Comment cette situation change-t-elle ? Bien sûr, il y a la pression commençante des pays concernés, de l’ex-Europe communiste, qui envisagent l’entrée dans l’OTAN parallèlement, voire prioritairement à l’entrée dans l’UE. Mais cette position-là n’a strictement aucune importance ni le moindre poids au départ. Du côté américain, jusqu’en 1993-94, il n’est pas question d’un tel élargissement, dans tous les cas dans les cercles politiques et stratégiques. Ce qui va imposer le cas au premier plan de la réflexion, c’est une circonstance électorale. A la fin 1993, on prépare les élections mid-term aux USA et les démocrates commencent à craindre de solides déboires. (Ceux-ci seront confirmés, par une formidable défaite en novembre 1994, qui plongera Clinton dans une dépression profonde pendant quelques mois.) Toutes les énergies, tous les arguments doivent être rassemblés. Dans la région de Chicago, où les démocrates ont un fort point d’appui électoral avec une minorité d’origine polonaise, un important élu démocrate, qui tient cette région, vient d’être inculpé pour corruption et disparaît du jeu. Il faut à tout prix reprendre l’électorat en main. Sollicitée par le parti, l’administration Clinton propose de lancer l’idée d’une adhésion de la Pologne à l’OTAN. Présenter cette idée comme une promesse de l’administration doit ramener les Polonais-Américains, qui réclament à grands cris cette mesure, du côté du parti démocrate. Cette idée implique évidemment le principe de l’élargissement de l’OTAN, qui devient ainsi, subrepticement, la politique de l’administration Clinton...
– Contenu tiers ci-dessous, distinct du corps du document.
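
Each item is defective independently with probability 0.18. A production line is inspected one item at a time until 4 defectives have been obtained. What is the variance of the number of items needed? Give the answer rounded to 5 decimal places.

Y = total items until the fourth success; negative binomial with r=4, p=0.18.
Var(Y) = r(1−p)/p² = 4·0.82 / 0.18² = 101.2345679

101.23457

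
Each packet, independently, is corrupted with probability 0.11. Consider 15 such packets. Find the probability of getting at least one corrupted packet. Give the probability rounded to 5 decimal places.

P(at least one) = 1 − P(none) = 1 − (1 − 0.11)^15
= 1 − 0.1741206 = 0.8258794

0.82588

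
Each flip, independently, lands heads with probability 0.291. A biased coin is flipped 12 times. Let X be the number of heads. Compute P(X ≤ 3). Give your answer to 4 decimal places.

0.5204

X ~ Binomial(12, 0.291); P(X ≤ 3) = Σ C(12,k) p^k (1−p)^(12−k) over k:
  k=0: C(12,0)·0.291^0·0.709^12 = 0.016134
  k=1: C(12,1)·0.291^1·0.709^11 = 0.079466
  k=2: C(12,2)·0.291^2·0.709^10 = 0.179388
  k=3: C(12,3)·0.291^3·0.709^9 = 0.245424
Total = 0.520413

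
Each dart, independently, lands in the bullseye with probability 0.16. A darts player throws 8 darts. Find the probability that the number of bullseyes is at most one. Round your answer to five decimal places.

0.62559

X ~ Binomial(8, 0.16); P(X ≤ 1) = Σ C(8,k) p^k (1−p)^(8−k) over k:
  k=0: C(8,0)·0.16^0·0.84^8 = 0.2478759
  k=1: C(8,1)·0.16^1·0.84^7 = 0.3777156
Total = 0.6255915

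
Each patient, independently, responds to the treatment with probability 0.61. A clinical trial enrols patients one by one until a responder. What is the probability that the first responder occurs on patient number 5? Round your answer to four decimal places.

0.0141

Geometric (trials to first success), p = 0.61.
P(Y = 5) = (1−p)^4 · p = 0.023134 · 0.61 = 0.014112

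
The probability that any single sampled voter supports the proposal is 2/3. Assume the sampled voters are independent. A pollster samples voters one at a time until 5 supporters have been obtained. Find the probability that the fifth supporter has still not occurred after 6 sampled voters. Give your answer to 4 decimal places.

0.6488

Needing more than 6 sampled voters ⇔ fewer than 5 successes in the first 6. With X ~ Binomial(6, 0.666667), P(Y > 6) = P(X ≤ 4).
  k=0: C(6,0)·0.666667^0·0.333333^6 = 0.001372
  k=1: C(6,1)·0.666667^1·0.333333^5 = 0.016461
  k=2: C(6,2)·0.666667^2·0.333333^4 = 0.082305
  k=3: C(6,3)·0.666667^3·0.333333^3 = 0.219479
  k=4: C(6,4)·0.666667^4·0.333333^2 = 0.329218
P(X ≤ 4) = 0.648834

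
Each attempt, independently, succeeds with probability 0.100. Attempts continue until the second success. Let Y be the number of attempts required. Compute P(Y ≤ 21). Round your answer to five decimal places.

0.63527

Finishing within 21 attempts ⇔ at least 2 successes in the first 21. With X ~ Binomial(21, 0.10), P(Y ≤ 21) = 1 − P(X ≤ 1).
  k=0: C(21,0)·0.10^0·0.90^21 = 0.1094190
  k=1: C(21,1)·0.10^1·0.90^20 = 0.2553110
1 − 0.3647300 = 0.6352700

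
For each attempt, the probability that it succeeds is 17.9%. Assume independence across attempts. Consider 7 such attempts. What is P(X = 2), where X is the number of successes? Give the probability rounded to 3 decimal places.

X ~ Binomial(n=7, p=0.179).
P(X=2) = C(7,2) · p^2 · (1−p)^5
= 21 · 0.032041 · 0.37301 = 0.25098

0.251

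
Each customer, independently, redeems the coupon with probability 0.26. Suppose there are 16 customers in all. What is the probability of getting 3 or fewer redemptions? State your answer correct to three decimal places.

0.370

X ~ Binomial(16, 0.26); P(X ≤ 3) = Σ C(16,k) p^k (1−p)^(16−k) over k:
  k=0: C(16,0)·0.26^0·0.74^16 = 0.00809
  k=1: C(16,1)·0.26^1·0.74^15 = 0.04545
  k=2: C(16,2)·0.26^2·0.74^14 = 0.11978
  k=3: C(16,3)·0.26^3·0.74^13 = 0.19639
Total = 0.36971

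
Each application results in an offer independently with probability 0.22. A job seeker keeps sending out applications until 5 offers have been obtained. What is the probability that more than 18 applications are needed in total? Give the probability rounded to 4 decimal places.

Needing more than 18 applications ⇔ fewer than 5 successes in the first 18. With X ~ Binomial(18, 0.22), P(Y > 18) = P(X ≤ 4).
  k=0: C(18,0)·0.22^0·0.78^18 = 0.011421
  k=1: C(18,1)·0.22^1·0.78^17 = 0.057983
  k=2: C(18,2)·0.22^2·0.78^16 = 0.139011
  k=3: C(18,3)·0.22^3·0.78^15 = 0.209111
  k=4: C(18,4)·0.22^4·0.78^14 = 0.221175
P(X ≤ 4) = 0.638702

0.6387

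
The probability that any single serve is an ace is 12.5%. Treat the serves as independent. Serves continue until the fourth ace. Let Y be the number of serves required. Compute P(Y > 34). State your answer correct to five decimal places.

Needing more than 34 serves ⇔ fewer than 4 successes in the first 34. With X ~ Binomial(34, 0.125), P(Y > 34) = P(X ≤ 3).
  k=0: C(34,0)·0.125^0·0.875^34 = 0.0106727
  k=1: C(34,1)·0.125^1·0.875^33 = 0.0518388
  k=2: C(34,2)·0.125^2·0.875^32 = 0.1221914
  k=3: C(34,3)·0.125^3·0.875^31 = 0.1861964
P(X ≤ 3) = 0.3708992

0.37090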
Cela est en complète contradiction avec la politique suivie jusqu’alors. Dans notre numéro de notre Lettre d’Analyse dd&e du 10 octobre 1994, nous écrivions : « L’année dernière, à la même époque (le 21 octobre 1993 exactement, à la réunion des ministres de la défense de l’Organisation [l’OTAN]), les États-Unis présentaient l’idée du ‘Partnership for Peace’ (PfP, ou ‘Partenariat pour la Paix’). Le but [opérationnel] était clair et double : apaiser les pays d’Europe de l’Est qui réclamaient leur entrée dans l’OTAN, sans inquiéter ni isoler la Russie. L’interprétation politique du PfP était également claire : l’initiative renvoyait aux calendes grecques le problème de l’élargissement. »
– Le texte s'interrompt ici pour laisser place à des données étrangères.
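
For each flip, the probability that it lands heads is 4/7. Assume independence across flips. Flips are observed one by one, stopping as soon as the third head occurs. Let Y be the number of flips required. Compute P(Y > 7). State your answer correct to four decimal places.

0.1266

Needing more than 7 flips ⇔ fewer than 3 successes in the first 7. With X ~ Binomial(7, 0.571429), P(Y > 7) = P(X ≤ 2).
  k=0: C(7,0)·0.571429^0·0.428571^7 = 0.002656
  k=1: C(7,1)·0.571429^1·0.428571^6 = 0.024786
  k=2: C(7,2)·0.571429^2·0.428571^5 = 0.099142
P(X ≤ 2) = 0.126584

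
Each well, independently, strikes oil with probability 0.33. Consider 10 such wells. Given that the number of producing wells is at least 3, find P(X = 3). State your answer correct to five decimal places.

X ~ Binomial(10, 0.33). Want P(X=3 | X≥3) = P(X=3) / P(X≥3).
P(X=3) = C(10,3)·0.33^3·0.67^7 = 0.2613646
P(X≥3) = 1 − 0.0182284 − 0.0897816 − 0.1989935 = 0.6929966
Ratio = 0.2613646 / 0.6929966 = 0.3771513

0.37715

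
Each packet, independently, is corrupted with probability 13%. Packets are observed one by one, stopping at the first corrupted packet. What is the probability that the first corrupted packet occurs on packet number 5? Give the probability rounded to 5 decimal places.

0.07448

Geometric (trials to first success), p = 0.13.
P(Y = 5) = (1−p)^4 · p = 0.5729 · 0.13 = 0.0744767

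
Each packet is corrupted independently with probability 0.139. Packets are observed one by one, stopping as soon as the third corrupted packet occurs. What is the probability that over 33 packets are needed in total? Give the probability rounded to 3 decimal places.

Needing more than 33 packets ⇔ fewer than 3 successes in the first 33. With X ~ Binomial(33, 0.139), P(Y > 33) = P(X ≤ 2).
  k=0: C(33,0)·0.139^0·0.861^33 = 0.00716
  k=1: C(33,1)·0.139^1·0.861^32 = 0.03816
  k=2: C(33,2)·0.139^2·0.861^31 = 0.09857
P(X ≤ 2) = 0.14390

0.144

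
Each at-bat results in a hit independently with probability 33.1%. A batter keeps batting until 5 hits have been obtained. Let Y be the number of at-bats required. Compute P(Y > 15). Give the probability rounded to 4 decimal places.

Needing more than 15 at-bats ⇔ fewer than 5 successes in the first 15. With X ~ Binomial(15, 0.331), P(Y > 15) = P(X ≤ 4).
  k=0: C(15,0)·0.331^0·0.669^15 = 0.002407
  k=1: C(15,1)·0.331^1·0.669^14 = 0.017860
  k=2: C(15,2)·0.331^2·0.669^13 = 0.061856
  k=3: C(15,3)·0.331^3·0.669^12 = 0.132620
  k=4: C(15,4)·0.331^4·0.669^11 = 0.196848
P(X ≤ 4) = 0.411591

0.4116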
Mais les événements fondamentaux (!) qu’on a vus concernant l’électorat polonais-américain dans la région de Chicago eurent lieu et la “politique” de l’administration Clinton changea du tout en tout. Lorsque le vice-président Al Gore glisse, dans son discours de Berlin du 9 septembre 1994 (pour la cérémonie de retrait des forces alliées d’occupation accompagnant le retrait russe de l’ex-RDA), « Nous allons commencer des discussions sur l’élargissement de l’OTAN d’ici la fin de l’année », il prend complètement de court et à contre-pied toute la communauté et la bureaucratie stratégiques de Washington. C’est une idée du domaine de la communication (et non stratégique, sinon de stratégie électorale) de la Maison-Blanche. Elle est adoptée et développée sans consultation d’aucun service et département de sécurité nationale, ni de personne d’autre, et c’est une idée directement en connexion avec la situation électorale. Les experts US resteront pendant longtemps sans comprendre la cause stratégique de ce revirement qui contredit la politique officielle établie avec le PfP.